Einem Anrufer der Aktion, der unter anderem beklagt, dass er kein Gedächtnistraining erhalte, gibt sie den Tipp, mit der Demenzberatung der Caritas Kontakt aufzunehmen, die ein Betreuungscafé mit niederschwelligen Angeboten anbietet.
Generell rät Kirsten Bovenkerk, den Demenzpatienten einen möglichst geregelten Tagesablauf zu ermöglichen. Um Angehörige nicht zu sehr zu belasten, sollten möglichst ambulante Hilfen einbezogen werden. Sprich: „Tagespflege- sowie Kurz- und Verhinderungspflegeangebote können Angehörige entlasten.“Alles sollte aber sorgfältig geprüft werden. Natürlich gibt es auch Fälle, in denen es am Ende keine echte Alternative zu einer Heimunterbringung mehr gibt. Winfried Neukäter nickt zustimmend. „Wobei eine solche Entscheidung vor allem von pflegenden Ehepartnern so weit wie möglich heraus gezögert wird.“Grund sei, dass sich die pflegenden Partner oft Selbstvorwürfe machen, weil sie glauben, versagt zu haben. „Solche Angehörigen müssen gestützt werden, weil sie durch die Überforderung depressiv werden können“, sagt der Mediziner. Hilfe finden Angehörige nicht zuletzt in einem speziellen Gesprächskreis, den Kirsten Bovernkerk mit aufgebaut hat und betreut.
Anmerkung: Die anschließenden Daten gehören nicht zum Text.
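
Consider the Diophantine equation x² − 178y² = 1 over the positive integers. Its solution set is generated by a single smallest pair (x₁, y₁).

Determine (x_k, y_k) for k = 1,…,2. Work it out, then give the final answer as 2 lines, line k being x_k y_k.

1601 120
5126401 384240

d=178: √d = [13; 2,1,12,1,2,26] (ℓ=6, even), read p_5/q_5
k=0  a_k=13  p_k/q_k = 13/1
…
k=4  a_k=1  p_k/q_k = 547/41
k=5  a_k=2  p_k/q_k = 1601/120
→ (1601, 120).  Check: 1601²=2563201, 178·120²=2563200, difference 1.
(1601+120√178)^2 = 5126401 + 384240√178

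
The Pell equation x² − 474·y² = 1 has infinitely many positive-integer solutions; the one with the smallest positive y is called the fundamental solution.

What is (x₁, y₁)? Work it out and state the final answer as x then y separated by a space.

[21; 1,3,2,1,1,…,3,1,42] for √474; ℓ=14 ⇒ convergent index 13
a_0=21:  p_0=21·1+0=21,  q_0=21·0+1=1
a_1=1:  p_1=1·21+1=22,  q_1=1·1+0=1
…
a_3=2:  p_3=2·87+22=196,  q_3=2·4+1=9
…
a_5=1:  p_5=1·283+196=479,  q_5=1·13+9=22
a_6=1:  p_6=1·479+283=762,  q_6=1·22+13=35
a_7=6:  p_7=6·762+479=5051,  q_7=6·35+22=232
a_8=1:  p_8=1·5051+762=5813,  q_8=1·232+35=267
a_9=1:  p_9=1·5813+5051=10864,  q_9=1·267+232=499
a_10=1:  p_10=1·10864+5813=16677,  q_10=1·499+267=766
a_11=2:  p_11=2·16677+10864=44218,  q_11=2·766+499=2031
a_12=3:  p_12=3·44218+16677=149331,  q_12=3·2031+766=6859
a_13=1:  p_13=1·149331+44218=193549,  q_13=1·6859+2031=8890
(x₁, y₁) = (193549, 8890);  193549² − 474·8890² = 1 ✓

193549 8890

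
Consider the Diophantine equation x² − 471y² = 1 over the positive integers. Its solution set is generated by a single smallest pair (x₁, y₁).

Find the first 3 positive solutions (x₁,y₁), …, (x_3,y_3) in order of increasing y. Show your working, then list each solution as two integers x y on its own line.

√471 = [21; 1,2,2,1,3,…,2,1,42, …], period ℓ=14 (even) → k=13
i=0: a=21 ⇒ p=21, q=1
…
i=2: a=2 ⇒ p=65, q=3
i=3: a=2 ⇒ p=152, q=7
…
i=7: a=14 ⇒ p=48809, q=2249
…
i=9: a=3 ⇒ p=644804, q=29711
…
i=11: a=2 ⇒ p=2331742, q=107441
i=12: a=2 ⇒ p=5506953, q=253747
i=13: a=1 ⇒ p=7838695, q=361188
fundamental: x₁=7838695, y₁=361188  (since 61445139303025 − 471·130456771344 = 1)
(x_2, y_2) = (7838695·7838695 + 471·361188·361188, 7838695·361188 + 361188·7838695) = (122890278606049, 5662485139320)
(x_3, y_3) = (7838695·122890278606049 + 471·361188·5662485139320, 7838695·5662485139320 + 361188·122890278606049) = (1926598824915678693415, 88772987898323613612)

7838695 361188
122890278606049 5662485139320
1926598824915678693415 88772987898323613612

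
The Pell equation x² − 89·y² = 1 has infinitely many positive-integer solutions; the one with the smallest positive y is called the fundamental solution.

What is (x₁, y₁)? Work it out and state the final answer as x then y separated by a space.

√89 = [9; 2,3,3,2,18, …], period ℓ=5 (odd) → k=9
a_0=9:  p_0=9·1+0=9,  q_0=9·0+1=1
a_1=2:  p_1=2·9+1=19,  q_1=2·1+0=2
…
a_4=2:  p_4=2·217+66=500,  q_4=2·23+7=53
a_5=18:  p_5=18·500+217=9217,  q_5=18·53+23=977
…
a_8=3:  p_8=3·66019+18934=216991,  q_8=3·6998+2007=23001
a_9=2:  p_9=2·216991+66019=500001,  q_9=2·23001+6998=53000
→ (500001, 53000).  Check: 500001²=250001000001, 89·53000²=250001000000, difference 1.

500001 53000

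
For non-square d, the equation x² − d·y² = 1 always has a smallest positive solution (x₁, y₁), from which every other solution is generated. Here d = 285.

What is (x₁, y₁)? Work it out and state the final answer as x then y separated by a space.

2431 144

√285 → a₀=16, period (1,7,2,7,1,32); ℓ=6 even so k=5
step 0: (16, 1)  from 16·(1,0) + (0,1)
step 1: (17, 1)  from 1·(16,1) + (1,0)
step 2: (135, 8)  from 7·(17,1) + (16,1)
…
step 4: (2144, 127)  from 7·(287,17) + (135,8)
step 5: (2431, 144)  from 1·(2144,127) + (287,17)
→ (2431, 144).  Check: 2431²=5909761, 285·144²=5909760, difference 1.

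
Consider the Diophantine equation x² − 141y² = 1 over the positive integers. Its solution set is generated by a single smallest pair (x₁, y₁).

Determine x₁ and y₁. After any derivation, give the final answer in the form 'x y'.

√141 → a₀=11, period (1,6,1,22); ℓ=4 even so k=3
a_0=11:  p_0=11·1+0=11,  q_0=11·0+1=1
a_1=1:  p_1=1·11+1=12,  q_1=1·1+0=1
a_2=6:  p_2=6·12+11=83,  q_2=6·1+1=7
a_3=1:  p_3=1·83+12=95,  q_3=1·7+1=8
fundamental: x₁=95, y₁=8  (since 9025 − 141·64 = 1)

95 8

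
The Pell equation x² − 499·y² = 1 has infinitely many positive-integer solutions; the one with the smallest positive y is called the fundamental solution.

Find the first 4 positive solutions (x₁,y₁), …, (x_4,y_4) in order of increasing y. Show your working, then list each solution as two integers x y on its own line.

[22; 2,1,21,1,2,44] for √499; ℓ=6 ⇒ convergent index 5
k=0  a_k=22  p_k/q_k = 22/1
…
k=2  a_k=1  p_k/q_k = 67/3
k=3  a_k=21  p_k/q_k = 1452/65
k=4  a_k=1  p_k/q_k = 1519/68
k=5  a_k=2  p_k/q_k = 4490/201
fundamental: x₁=4490, y₁=201  (since 20160100 − 499·40401 = 1)
(x_2, y_2) = (4490·4490 + 499·201·201, 4490·201 + 201·4490) = (40320199, 1804980)
(x_3, y_3) = (4490·40320199 + 499·201·1804980, 4490·1804980 + 201·40320199) = (362075382530, 16208720199)
(x_4, y_4) = (4490·362075382530 + 499·201·16208720199, 4490·16208720199 + 201·362075382530) = (3251436894799201, 145554305582040)

4490 201
40320199 1804980
362075382530 16208720199
3251436894799201 145554305582040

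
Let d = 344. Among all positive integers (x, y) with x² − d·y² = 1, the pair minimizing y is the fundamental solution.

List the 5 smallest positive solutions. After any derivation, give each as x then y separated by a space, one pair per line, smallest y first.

√344 → a₀=18, period (1,1,4,1,3,1,4,1,1,36); ℓ=10 even so k=9
i=0: a=18 ⇒ p=18, q=1
i=1: a=1 ⇒ p=19, q=1
…
i=3: a=4 ⇒ p=167, q=9
i=4: a=1 ⇒ p=204, q=11
i=5: a=3 ⇒ p=779, q=42
…
i=7: a=4 ⇒ p=4711, q=254
i=8: a=1 ⇒ p=5694, q=307
i=9: a=1 ⇒ p=10405, q=561
fundamental: x₁=10405, y₁=561  (since 108264025 − 344·314721 = 1)
k=2:  x_2 = 10405·10405+344·561·561 = 216528049,  y_2 = 10405·561+561·10405 = 11674410
k=3:  x_3 = 10405·216528049+344·561·11674410 = 4505948689285,  y_3 = 10405·11674410+561·216528049 = 242944471539
k=4:  x_4 = 10405·4505948689285+344·561·242944471539 = 93768792007492801,  y_4 = 10405·242944471539+561·4505948689285 = 5055674441052180
k=5:  x_5 = 10405·93768792007492801+344·561·5055674441052180 = 1951328557169976499525,  y_5 = 10405·5055674441052180+561·93768792007492801 = 105208584875351394261

10405 561
216528049 11674410
4505948689285 242944471539
93768792007492801 5055674441052180
1951328557169976499525 105208584875351394261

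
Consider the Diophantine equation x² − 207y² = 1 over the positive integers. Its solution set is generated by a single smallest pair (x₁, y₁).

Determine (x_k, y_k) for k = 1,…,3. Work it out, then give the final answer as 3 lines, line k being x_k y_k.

[14; 2,1,1,2,1,1,2,28] for √207; ℓ=8 ⇒ convergent index 7
a_0=14:  p_0=14·1+0=14,  q_0=14·0+1=1
…
a_3=1:  p_3=1·43+29=72,  q_3=1·3+2=5
…
a_5=1:  p_5=1·187+72=259,  q_5=1·13+5=18
a_6=1:  p_6=1·259+187=446,  q_6=1·18+13=31
a_7=2:  p_7=2·446+259=1151,  q_7=2·31+18=80
fundamental: x₁=1151, y₁=80  (since 1324801 − 207·6400 = 1)
(x_2, y_2) = (1151·1151 + 207·80·80, 1151·80 + 80·1151) = (2649601, 184160)
(x_3, y_3) = (1151·2649601 + 207·80·184160, 1151·184160 + 80·2649601) = (6099380351, 423936240)

1151 80
2649601 184160
6099380351 423936240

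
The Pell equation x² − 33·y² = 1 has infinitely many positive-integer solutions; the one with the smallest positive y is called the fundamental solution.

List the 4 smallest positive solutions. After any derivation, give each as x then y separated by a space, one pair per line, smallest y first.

d=33: √d = [5; 1,2,1,10] (ℓ=4, even), read p_3/q_3
i=0: a=5 ⇒ p=5, q=1
…
i=2: a=2 ⇒ p=17, q=3
i=3: a=1 ⇒ p=23, q=4
→ (23, 4).  Check: 23²=529, 33·4²=528, difference 1.
(x_2, y_2) = (23·23 + 33·4·4, 23·4 + 4·23) = (1057, 184)
(x_3, y_3) = (23·1057 + 33·4·184, 23·184 + 4·1057) = (48599, 8460)
(x_4, y_4) = (23·48599 + 33·4·8460, 23·8460 + 4·48599) = (2234497, 388976)

23 4
1057 184
48599 8460
2234497 388976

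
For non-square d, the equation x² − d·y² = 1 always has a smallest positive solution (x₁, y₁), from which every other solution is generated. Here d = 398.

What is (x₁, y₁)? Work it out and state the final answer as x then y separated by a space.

399 20

[19; 1,18,1,38] for √398; ℓ=4 ⇒ convergent index 3
step 0: (19, 1)  from 19·(1,0) + (0,1)
…
step 2: (379, 19)  from 18·(20,1) + (19,1)
step 3: (399, 20)  from 1·(379,19) + (20,1)
→ (399, 20).  Check: 399²=159201, 398·20²=159200, difference 1.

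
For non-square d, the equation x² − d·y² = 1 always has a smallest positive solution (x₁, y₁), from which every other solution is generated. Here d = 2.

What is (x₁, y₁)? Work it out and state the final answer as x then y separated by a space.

√2 → a₀=1, period (2); ℓ=1 odd so k=1
a_0=1:  p_0=1·1+0=1,  q_0=1·0+1=1
a_1=2:  p_1=2·1+1=3,  q_1=2·1+0=2
(x₁, y₁) = (3, 2);  3² − 2·2² = 1 ✓

3 2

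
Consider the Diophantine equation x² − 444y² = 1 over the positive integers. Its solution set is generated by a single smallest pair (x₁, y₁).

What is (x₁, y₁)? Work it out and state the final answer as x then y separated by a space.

√444 → a₀=21, period (14,42); ℓ=2 even so k=1
step 0: (21, 1)  from 21·(1,0) + (0,1)
step 1: (295, 14)  from 14·(21,1) + (1,0)
→ (295, 14).  Check: 295²=87025, 444·14²=87024, difference 1.

295 14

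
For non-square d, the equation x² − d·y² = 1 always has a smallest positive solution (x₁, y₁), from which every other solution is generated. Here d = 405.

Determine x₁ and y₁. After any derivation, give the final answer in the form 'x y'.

161 8

√405 = [20; 8,40, …], period ℓ=2 (even) → k=1
step 0: (20, 1)  from 20·(1,0) + (0,1)
step 1: (161, 8)  from 8·(20,1) + (1,0)
(x₁, y₁) = (161, 8);  161² − 405·8² = 1 ✓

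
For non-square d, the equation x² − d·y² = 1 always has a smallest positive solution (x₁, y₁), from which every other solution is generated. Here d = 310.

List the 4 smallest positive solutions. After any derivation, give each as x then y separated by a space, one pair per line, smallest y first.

√310 → a₀=17, period (1,1,1,1,5,…,1,1,34); ℓ=16 even so k=15
i=0: a=17 ⇒ p=17, q=1
i=1: a=1 ⇒ p=18, q=1
…
i=4: a=1 ⇒ p=88, q=5
i=5: a=5 ⇒ p=493, q=28
i=6: a=3 ⇒ p=1567, q=89
i=7: a=1 ⇒ p=2060, q=117
i=8: a=2 ⇒ p=5687, q=323
i=9: a=1 ⇒ p=7747, q=440
i=10: a=3 ⇒ p=28928, q=1643
…
i=12: a=1 ⇒ p=181315, q=10298
…
i=14: a=1 ⇒ p=515017, q=29251
i=15: a=1 ⇒ p=848719, q=48204
fundamental: x₁=848719, y₁=48204  (since 720323940961 − 310·2323625616 = 1)
(x_2, y_2) = (848719·848719 + 310·48204·48204, 848719·48204 + 48204·848719) = (1440647881921, 81823301352)
(x_3, y_3) = (848719·1440647881921 + 310·48204·81823301352, 848719·81823301352 + 48204·1440647881921) = (2445410459391369679, 138889981000287972)
(x_4, y_4) = (848719·2445410459391369679 + 310·48204·138889981000287972, 848719·138889981000287972 + 48204·2445410459391369679) = (4150932639366927117300481, 235757131569084991314384)

848719 48204
1440647881921 81823301352
2445410459391369679 138889981000287972
4150932639366927117300481 235757131569084991314384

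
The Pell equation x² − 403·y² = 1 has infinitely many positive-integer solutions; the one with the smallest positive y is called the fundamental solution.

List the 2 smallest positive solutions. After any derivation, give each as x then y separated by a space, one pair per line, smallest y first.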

Mehrere Anrufer wollen während der Aktion wissen, welche Formen von Demenz es gibt und ob es Mittel und Weg gebe, prophylaktisch etwas gegen die Krankheit zu tun. Winfried Neukäter spricht davon, dass unter anderem Vitaminmangel und eine Schilddrüsenunterfunktion in bis zu 20 Prozent der Fälle Ursache für eine dementielle Erkrankung sein können. In einigen anderen Fällen ist eine Durchblutungsstörung, ausgelöst beispielsweise durch einen Schlaganfall, die Ursache. „Je nach Ursache kann man mit Medikamenten dafür sorgen, dass man die Krankheit herauszögert“, betont der Chefarzt.
Mehr als die Hälfte aller Demenzpatienten leidet unter Alzheimer. Eine Möglichkeit, die Ursache zu beheben, gibt es bislang nicht. „Bei Alzheimerpatienten kann man im Nervenwasser veränderte Eiweißstoffe erkennen. Auch hier können Medikamente helfen, die Alltagstauglichkeit möglichst lange beizubehalten“, sagt Neukäter. So könne versucht werden, die Lebensfähigkeit zu unterstützen, Ängste abzubauen und einen Heimaufenthalt zu verhindern. Auch wenn das nicht immer gelinge. Und natürlich können auch Therapien helfen, die unter anderem im Evangelischen Krankenhaus durchgeführt werden.
Um das Risiko zu verringern, irgendwann im Alter an Demenz zu erkranken, raten Kirsten Bovenkerk und Winfried Neukäter dazu, möglichst lange aktiv zu bleiben. „Man sollte sich sportlich betätigen, aber auch tanzen und singen, ins Theater und in Museen gehen. Also alles tun, was einen fordert.“Es sei auch wichtig, unter Menschen zu gehen und sich nicht zurückzuziehen.
Und natürlich ist es ratsam, mit dem Rauchen aufzuhören, nicht übermäßig viel Alkohol zu trinken und sich einfach gesund zu ernähren. Aber das müsste eigentlich sowieso jeder wissen.